A Robust Optimization Model for Cost-Efficient and Fast Electric Vehicle Charging with L2-norm Uncertainty
Trung Duc Tran, Ngoc-Doanh Nguyen, Hong T. M. Chu, Laurent El Ghaoui, Luca Ambrosino, Giuseppe Calafiore
TL;DR
The paper addresses robust EV charging optimization by jointly minimizing total cost and enabling fast charging under $\|\pi-\hat{\pi}\|_2 \le \rho$ uncertainty.
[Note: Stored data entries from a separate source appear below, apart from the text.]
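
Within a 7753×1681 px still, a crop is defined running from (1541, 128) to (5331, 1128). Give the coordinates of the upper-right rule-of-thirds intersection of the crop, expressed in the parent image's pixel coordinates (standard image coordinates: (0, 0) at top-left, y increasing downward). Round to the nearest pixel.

(4068, 461)

Crop width = 5331 − 1541 = 3790 px; one third is 1263.33 px.
Crop height = 1128 − 128 = 1000 px; one third is 333.33 px.
The upper-right point is two-thirds across and one-third down within the crop:
x = 1541 + 2 × 1263.33 ≈ 4068; y = 128 + 1 × 333.33 ≈ 461.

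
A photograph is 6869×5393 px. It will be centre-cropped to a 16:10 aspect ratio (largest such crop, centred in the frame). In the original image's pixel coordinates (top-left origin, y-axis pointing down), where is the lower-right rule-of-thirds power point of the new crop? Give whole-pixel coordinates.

6869/5393 < 16/10, so the 16:10 crop keeps the full width 6869 and trims height to 6869 × 10/16 = 4293.12 px.
Top offset = (5393 − 4293.12)/2 = 549.94 px; left offset = 0.
Lower-right is two-thirds across and two-thirds down within the crop:
x = 0.00 + 2 × 6869.00/3 ≈ 4579; y = 549.94 + 2 × 4293.12/3 ≈ 3412.

x = 4579 px, y = 3412 px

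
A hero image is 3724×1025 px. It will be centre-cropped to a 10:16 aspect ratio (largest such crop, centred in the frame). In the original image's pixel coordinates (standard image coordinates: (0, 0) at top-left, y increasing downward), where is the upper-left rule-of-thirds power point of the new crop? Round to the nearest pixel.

x = 1755 px, y = 342 px

3724/1025 > 10/16, so the 10:16 crop keeps the full height 1025 and trims width to 1025 × 10/16 = 640.62 px.
Left offset = (3724 − 640.62)/2 = 1541.69 px; top offset = 0.
Upper-left is one-third across and one-third down within the crop:
x = 1541.69 + 1 × 640.62/3 ≈ 1755; y = 0.00 + 1 × 1025.00/3 ≈ 342.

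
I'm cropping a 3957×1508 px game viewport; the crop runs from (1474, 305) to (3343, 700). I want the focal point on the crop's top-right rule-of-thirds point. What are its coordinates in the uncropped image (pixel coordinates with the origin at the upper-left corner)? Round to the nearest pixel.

Crop width = 3343 − 1474 = 1869 px; one third is 623.00 px.
Crop height = 700 − 305 = 395 px; one third is 131.67 px.
The top-right point is two-thirds across and one-third down within the crop:
x = 1474 + 2 × 623.00 ≈ 2720; y = 305 + 1 × 131.67 ≈ 437.

x = 2720 px, y = 437 px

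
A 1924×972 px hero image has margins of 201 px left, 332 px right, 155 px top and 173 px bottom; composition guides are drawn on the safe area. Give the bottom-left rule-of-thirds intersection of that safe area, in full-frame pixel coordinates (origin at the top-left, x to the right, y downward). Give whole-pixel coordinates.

Content width = 1924 − 201 − 332 = 1391 px; content height = 972 − 155 − 173 = 644 px.
Bottom-left is one-third across and two-thirds down within the safe area.
x = 201 + 1 × 1391/3 = 201 + 463.67 ≈ 665
y = 155 + 2 × 644/3 = 155 + 429.33 ≈ 584

(665, 584)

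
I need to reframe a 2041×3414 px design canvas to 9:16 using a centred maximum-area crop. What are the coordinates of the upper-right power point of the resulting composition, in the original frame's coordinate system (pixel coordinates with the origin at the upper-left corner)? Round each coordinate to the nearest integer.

2041/3414 > 9/16, so the 9:16 crop keeps the full height 3414 and trims width to 3414 × 9/16 = 1920.38 px.
Left offset = (2041 − 1920.38)/2 = 60.31 px; top offset = 0.
Upper-right is two-thirds across and one-third down within the crop:
x = 60.31 + 2 × 1920.38/3 ≈ 1341; y = 0.00 + 1 × 3414.00/3 ≈ 1138.

(1341, 1138)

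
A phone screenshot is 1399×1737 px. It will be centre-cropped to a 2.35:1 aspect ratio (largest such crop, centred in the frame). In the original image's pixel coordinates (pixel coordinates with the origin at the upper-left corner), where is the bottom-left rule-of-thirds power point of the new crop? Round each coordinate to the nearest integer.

1399/1737 < 2.35/1, so the 2.35:1 crop keeps the full width 1399 and trims height to 1399 × 1/2.35 = 595.32 px.
Top offset = (1737 − 595.32)/2 = 570.84 px; left offset = 0.
Bottom-left is one-third across and two-thirds down within the crop:
x = 0.00 + 1 × 1399.00/3 ≈ 466; y = 570.84 + 2 × 595.32/3 ≈ 968.

(466, 968)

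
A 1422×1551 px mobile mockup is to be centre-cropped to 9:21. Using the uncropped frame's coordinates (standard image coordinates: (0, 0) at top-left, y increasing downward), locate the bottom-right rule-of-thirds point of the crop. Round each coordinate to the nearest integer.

1422/1551 > 9/21, so the 9:21 crop keeps the full height 1551 and trims width to 1551 × 9/21 = 664.71 px.
Left offset = (1422 − 664.71)/2 = 378.64 px; top offset = 0.
Bottom-right is two-thirds across and two-thirds down within the crop:
x = 378.64 + 2 × 664.71/3 ≈ 822; y = 0.00 + 2 × 1551.00/3 ≈ 1034.

x = 822 px, y = 1034 px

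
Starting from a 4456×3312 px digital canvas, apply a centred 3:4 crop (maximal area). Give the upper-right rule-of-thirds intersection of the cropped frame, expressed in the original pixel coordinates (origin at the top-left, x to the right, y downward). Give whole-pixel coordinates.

4456/3312 > 3/4, so the 3:4 crop keeps the full height 3312 and trims width to 3312 × 3/4 = 2484.00 px.
Left offset = (4456 − 2484.00)/2 = 986.00 px; top offset = 0.
Upper-right is two-thirds across and one-third down within the crop:
x = 986.00 + 2 × 2484.00/3 ≈ 2642; y = 0.00 + 1 × 3312.00/3 ≈ 1104.

x = 2642 px, y = 1104 px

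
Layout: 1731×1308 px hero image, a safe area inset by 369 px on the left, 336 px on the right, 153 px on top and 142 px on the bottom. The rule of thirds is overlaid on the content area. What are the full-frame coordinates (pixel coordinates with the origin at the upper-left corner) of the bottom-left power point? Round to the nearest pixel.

(711, 828)

Content width = 1731 − 369 − 336 = 1026 px; content height = 1308 − 153 − 142 = 1013 px.
Bottom-left is one-third across and two-thirds down within the content area.
x = 369 + 1 × 1026/3 = 369 + 342.00 ≈ 711
y = 153 + 2 × 1013/3 = 153 + 675.33 ≈ 828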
It formulates a nominal bi-criteria objective $y = y^C(r) + \alpha y^F(r)$ with constraints on per-vehicle charging, timing, and station capacity, and derives a convex robust counterpart that adds a penalty term $\rho \sum_i \sqrt{\sum_t r_{i,t}^2}$. Using real-world ACN charging data and Vietnam TOU pricing, the simulations demonstrate a clear cost–time trade-off and identify a practical balance near $\alpha \approx 1$. The approach offers operators a tunable framework to meet cost and service objectives under price fluctuations, contributing toward flexible, resilient EV charging management.
Abstract
In this paper, we propose a robust optimization model that addresses both the cost-efficiency and fast charging requirements for electric vehicles (EVs) at charging stations. By combining elements from traditional cost-minimization models and a fast charging objective, we construct an optimization model that balances user costs with rapid power allocation. Additionally, we incorporate L2-norm uncertainty into the charging cost, ensuring that the model remains resilient under cost fluctuations. The proposed model is tested under real-world scenarios and demonstrates its potential for efficient and flexible EV charging solutions.